Thursday we headed to Frankenstein.  Hobbit Couloir (WI4+) was in anemic conditions with the lower section of the pillar broken off.  We did Pegasus Rock Finish (WI3+ M3) which is an awesome little route.  The rock finish is some great drytooling protected by pitons.  I have had Dracula (WI4+) on my list for a long time.  It is one of the classic New Hampshire ice climbs.  I never quite felt strong enough while I lived in the area to lead it.  In fact I actually avoided it so that I could on-sight it.  Admittedly on-sighting in ice climbing is odd since the climb changes from day to day and season to season so you’re always on-sighting in a way.  Nevertheless we were the first on the route that day.  I opted for the left variation in the alcove.  The route went very well, no strenuous sections and there were plenty of rest stemming stances.  I used less gear than I expected but more gear than I needed–a nice feeling.  Chris made a valiant effort but popped off just below the top.

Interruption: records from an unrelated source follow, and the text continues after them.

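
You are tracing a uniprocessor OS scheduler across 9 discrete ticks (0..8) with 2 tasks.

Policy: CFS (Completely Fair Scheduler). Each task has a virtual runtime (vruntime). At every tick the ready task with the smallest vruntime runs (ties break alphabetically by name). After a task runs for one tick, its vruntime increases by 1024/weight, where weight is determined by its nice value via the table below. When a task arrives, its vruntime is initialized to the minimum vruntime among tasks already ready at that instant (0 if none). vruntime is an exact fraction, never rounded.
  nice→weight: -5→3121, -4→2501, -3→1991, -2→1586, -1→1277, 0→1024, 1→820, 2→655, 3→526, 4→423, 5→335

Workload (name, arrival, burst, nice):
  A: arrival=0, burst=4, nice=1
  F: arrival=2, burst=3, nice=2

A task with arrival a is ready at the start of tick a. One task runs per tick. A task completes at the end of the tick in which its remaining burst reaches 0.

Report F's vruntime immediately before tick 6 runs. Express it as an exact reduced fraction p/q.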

The day finished up with Rich meeting up with us and he and I climbing Standard Route (WI3+) in the dark.  Ice climbing by headlamp is always interesting.  The ice has so much more depth and layering to it when illuminated that way.  After finishing up I said goodbye to Rich and to some great Northeast ice and headed to Connecticut.

Friday I got to see Auntie Gail and Uncle Keith.  They drove up from Long Island to take me out to lunch.  Of course my first New Haven meal would be Mamouns.  There is a distinct lack of good and cheap falafel places in SLC.  As I was planning my trip I mentioned to Dave when I’d be back in CT.  He was able to swing some time off work and come out to visit for the weekend.  With the addition of Dave we had almost the whole band back together.  Friday night we had a bunch of folks from Sikorsky come over to 139 W Park for good old time.  Even closed down Delaney’s.  It was great seeing everyone, who I’d missed since moving out to Utah.

Saturday and Sunday were pretty lazy days, involving more catching up and some Mia’s dinner.  The trip went off great.  It was really nice to get to see my family, CT friends and still get some time to climb & ski.  Definitely a great trip and I’m already looking forward to next year.